DR: To be honest, I jammed all in to try and make my hand look weaker. If I click it back in that spot, I’m going to have to make it like 65,000 and if I make it that small I risk him flatting which I really don’t want him to do and if I make it bigger, I think he will think it looks stronger. I think if I just jam he might four-bet call a hand like A-Q. I won’t think he will think I have air, but I think maybe he can put me on something like nines or tens or A-Q instead of the top of my range. There is a chance that Moorman will spazz but I really don’t want him to flat since I will whiff the flop more times than not.
But like I said before, if he had been in tune with what my big picture strategy was he would have known that I just have it here in this spot. It’s been something I’ve been working with my students a lot lately. If you can understand their big picture strategy, you can start to understand the language of their game and what their different plays mean.
SS: What are certain factors players should be looking for when trying to uncover an opponent’s big picture strategy?
DR: The most important one is stack sizes. Other than stack sizes are how your opponents perceive you. That is going to be huge. Moorman is viewed as very spewy and very aggressive preflop. The effect of that, especially with regs who understand how he reacts, is that people will not be three-betting him light. He is a terrible target to be three-betting light.

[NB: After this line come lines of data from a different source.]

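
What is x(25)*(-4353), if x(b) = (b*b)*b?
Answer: -68015625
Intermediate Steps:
x(b) = b³ (x(b) = b²*b = b³)
x(25)*(-4353) = 25³*(-4353) = 15625*(-4353) = -68015625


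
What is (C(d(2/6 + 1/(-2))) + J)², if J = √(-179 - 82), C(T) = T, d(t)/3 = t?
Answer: (1 - 6*I*√29)²/4 ≈ -260.75 - 16.155*I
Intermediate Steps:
d(t) = 3*t
J = 3*I*√29 (J = √(-261) = 3*I*√29 ≈ 16.155*I)
(C(d(2/6 + 1/(-2))) + J)² = (3*(2/6 + 1/(-2)) + 3*I*√29)² = (3*(2*(⅙) + 1*(-½)) + 3*I*√29)² = (3*(⅓ - ½) + 3*I*√29)² = (3*(-⅙) + 3*I*√29)² = (-½ + 3*I*√29)²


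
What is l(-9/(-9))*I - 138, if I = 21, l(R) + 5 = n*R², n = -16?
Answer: -579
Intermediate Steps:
l(R) = -5 - 16*R²
l(-9/(-9))*I - 138 = (-5 - 16*1²)*21 - 138 = (-5 - 16*1)*21 - 138 = (-5 - 16)*21 - 138 = -21*21 - 138 = -441 - 138 = -579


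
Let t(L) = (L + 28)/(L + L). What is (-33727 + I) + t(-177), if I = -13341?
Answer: -16661923/354 ≈ -47068.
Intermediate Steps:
t(L) = (28 + L)/(2*L) (t(L) = (28 + L)/((2*L)) = (28 + L)*(1/(2*L)) = (28 + L)/(2*L))
(-33727 + I) + t(-177) = (-33727 - 13341) + (½)*(28 - 177)/(-177) = -47068 + (½)*(-1/177)*(-149) = -47068 + 149/354 = -16661923/354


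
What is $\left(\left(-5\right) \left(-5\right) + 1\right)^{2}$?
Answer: $676$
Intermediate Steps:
$\left(\left(-5\right) \left(-5\right) + 1\right)^{2} = \left(25 + 1\right)^{2} = 26^{2} = 676$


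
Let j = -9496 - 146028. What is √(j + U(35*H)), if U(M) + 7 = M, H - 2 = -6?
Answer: I*√155671 ≈ 394.55*I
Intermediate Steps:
H = -4 (H = 2 - 6 = -4)
U(M) = -7 + M
j = -155524
√(j + U(35*H)) = √(-155524 + (-7 + 35*(-4))) = √(-155524 + (-7 - 140)) = √(-155524 - 147) = √(-155671) = I*√155671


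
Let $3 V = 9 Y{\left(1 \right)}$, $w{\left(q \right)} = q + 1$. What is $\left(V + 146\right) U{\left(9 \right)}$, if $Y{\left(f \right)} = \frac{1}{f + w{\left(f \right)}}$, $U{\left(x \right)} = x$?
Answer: $1323$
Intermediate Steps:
$w{\left(q \right)} = 1 + q$
$Y{\left(f \right)} = \frac{1}{1 + 2 f}$ ($Y{\left(f \right)} = \frac{1}{f + \left(1 + f\right)} = \frac{1}{1 + 2 f}$)
$V = 1$ ($V = \frac{9 \frac{1}{1 + 2 \cdot 1}}{3} = \frac{9 \frac{1}{1 + 2}}{3} = \frac{9 \cdot \frac{1}{3}}{3} = \frac{1}{3} \cdot 3 = 1$)
$\left(V + 146\right) U{\left(9 \right)} = \left(1 + 146\right) 9 = 147 \cdot 9 = 1323$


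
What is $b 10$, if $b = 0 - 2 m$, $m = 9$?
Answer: $-180$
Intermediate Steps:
$b = -18$ ($b = 0 - 18 = -18$)
$b 10 = \left(-18\right) 10 = -180$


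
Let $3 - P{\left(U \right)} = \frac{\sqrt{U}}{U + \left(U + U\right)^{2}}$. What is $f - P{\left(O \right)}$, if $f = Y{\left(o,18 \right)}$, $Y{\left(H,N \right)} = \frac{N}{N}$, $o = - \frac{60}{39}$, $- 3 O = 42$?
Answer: $-2 + \frac{i \sqrt{14}}{770} \approx -2.0 + 0.0048593 i$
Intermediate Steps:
$O = -14$ ($O = \left(- \frac{1}{3}\right) 42 = -14$)
$o = - \frac{20}{13}$ ($o = \left(-60\right) \frac{1}{39} = - \frac{20}{13} \approx -1.5385$)
$Y{\left(H,N \right)} = 1$
$P{\left(U \right)} = 3 - \frac{\sqrt{U}}{U + 4 U^{2}}$ ($P{\left(U \right)} = 3 - \frac{\sqrt{U}}{U + \left(U + U\right)^{2}} = 3 - \frac{\sqrt{U}}{U + \left(2 U\right)^{2}} = 3 - \frac{\sqrt{U}}{U + 4 U^{2}}$)
$f = 1$
$f - P{\left(O \right)} = 1 - \frac{- \sqrt{-14} + 3 \left(-14\right) + 12 \left(-14\right)^{2}}{\left(-14\right) \left(1 + 4 \left(-14\right)\right)} = 1 - - \frac{- i \sqrt{14} - 42 + 12 \cdot 196}{14 \left(1 - 56\right)} = 1 - - \frac{- i \sqrt{14} - 42 + 2352}{14 \left(-55\right)} = 1 - \left(- \frac{1}{14}\right) \left(- \frac{1}{55}\right) \left(2310 - i \sqrt{14}\right) = 1 - \left(3 - \frac{i \sqrt{14}}{770}\right) = -2 + \frac{i \sqrt{14}}{770}$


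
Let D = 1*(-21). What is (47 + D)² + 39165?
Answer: 39841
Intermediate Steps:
D = -21
(47 + D)² + 39165 = (47 - 21)² + 39165 = 26² + 39165 = 676 + 39165 = 39841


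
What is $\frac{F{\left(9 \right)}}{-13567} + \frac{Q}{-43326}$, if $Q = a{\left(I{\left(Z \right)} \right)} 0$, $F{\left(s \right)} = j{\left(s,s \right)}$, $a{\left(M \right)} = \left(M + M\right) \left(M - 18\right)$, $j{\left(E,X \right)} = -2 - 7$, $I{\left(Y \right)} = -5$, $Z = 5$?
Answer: $\frac{9}{13567} \approx 0.00066337$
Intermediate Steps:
$j{\left(E,X \right)} = -9$
$a{\left(M \right)} = 2 M \left(-18 + M\right)$
$F{\left(s \right)} = -9$
$Q = 0$ ($Q = 2 \left(-5\right) \left(-18 - 5\right) 0 = 2 \left(-5\right) \left(-23\right) 0 = 230 \cdot 0 = 0$)
$\frac{F{\left(9 \right)}}{-13567} + \frac{Q}{-43326} = - \frac{9}{-13567} + \frac{0}{-43326} = \left(-9\right) \left(- \frac{1}{13567}\right) + 0 \left(- \frac{1}{43326}\right) = \frac{9}{13567} + 0 = \frac{9}{13567}$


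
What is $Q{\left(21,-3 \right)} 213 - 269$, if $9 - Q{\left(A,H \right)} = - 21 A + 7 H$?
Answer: $100054$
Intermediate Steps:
$Q{\left(A,H \right)} = 9 - 7 H + 21 A$ ($Q{\left(A,H \right)} = 9 - \left(- 21 A + 7 H\right) = 9 + \left(- 7 H + 21 A\right) = 9 - 7 H + 21 A$)
$Q{\left(21,-3 \right)} 213 - 269 = \left(9 - -21 + 21 \cdot 21\right) 213 - 269 = \left(9 + 21 + 441\right) 213 - 269 = 471 \cdot 213 - 269 = 100323 - 269 = 100054$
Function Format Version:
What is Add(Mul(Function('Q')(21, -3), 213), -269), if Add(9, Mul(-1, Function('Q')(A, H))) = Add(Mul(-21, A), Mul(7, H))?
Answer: 100054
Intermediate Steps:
Function('Q')(A, H) = Add(9, Mul(-7, H), Mul(21, A)) (Function('Q')(A, H) = Add(9, Mul(-1, Add(Mul(-21, A), Mul(7, H)))) = Add(9, Add(Mul(-7, H), Mul(21, A))) = Add(9, Mul(-7, H), Mul(21, A)))
Add(Mul(Function('Q')(21, -3), 213), -269) = Add(Mul(Add(9, Mul(-7, -3), Mul(21, 21)), 213), -269) = Add(Mul(Add(9, 21, 441), 213), -269) = Add(Mul(471, 213), -269) = Add(100323, -269) = 100054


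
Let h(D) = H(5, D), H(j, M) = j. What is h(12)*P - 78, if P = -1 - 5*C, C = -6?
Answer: 67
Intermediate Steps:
h(D) = 5
P = 29 (P = -1 - 5*(-6) = -1 + 30 = 29)
h(12)*P - 78 = 5*29 - 78 = 145 - 78 = 67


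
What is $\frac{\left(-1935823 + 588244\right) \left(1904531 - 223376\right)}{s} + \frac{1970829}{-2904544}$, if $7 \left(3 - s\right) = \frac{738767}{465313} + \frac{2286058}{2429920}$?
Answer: $- \frac{8680083486425184096036883617669}{10110361106712553184} \approx -8.5853 \cdot 10^{11}$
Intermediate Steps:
$s = \frac{10442631724683}{3957356777360}$ ($s = 3 - \frac{\frac{738767}{465313} + \frac{2286058}{2429920}}{7} = 3 - \frac{738767 \cdot \frac{1}{465313} + 2286058 \cdot \frac{1}{2429920}}{7} = 3 - \frac{\frac{738767}{465313} + \frac{1143029}{1214960}}{7} = 3 - \frac{1429438607397}{3957356777360} = \frac{10442631724683}{3957356777360} \approx 2.6388$)
$\frac{\left(-1935823 + 588244\right) \left(1904531 - 223376\right)}{s} + \frac{1970829}{-2904544} = \frac{\left(-1935823 + 588244\right) \left(1904531 - 223376\right)}{\frac{10442631724683}{3957356777360}} + \frac{1970829}{-2904544} = \left(-1347579\right) 1681155 \cdot \frac{3957356777360}{10442631724683} + 1970829 \left(- \frac{1}{2904544}\right) = \left(-2265489173745\right) \frac{3957356777360}{10442631724683} - \frac{1970829}{2904544} = - \frac{2988449645251827440804400}{3480877241561} - \frac{1970829}{2904544} = - \frac{8680083486425184096036883617669}{10110361106712553184}$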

The other thing is what is your relative stack size in relation to other players at the table? If I have 30 big blinds but the other players at the table only have 10, that is going to be a table where I am going to try and be table captain. If I have 100 big blinds and there are two guys with 70 and a bunch of people with 15-20, I’m going to attack the two guys with 70 because they are going to be less likely to want to put their tournament life on the line against the only guy who can bust them.
The last thing is, is that you have to understand how players on your right react to three-bets. If people are going to be flatting three-bets, then you can three-bet the top end of your marginal range more profitable. A hand like A-10 or K-Q is a good example of those hands because in the past when you three-bet a hand like that, you get jammed on and you are in a tough spot, but now you can three-bet those hands and play an inflated pot in position with a hand that flops well against a player who is just trying to hit the flop and is likely check-folding if he misses.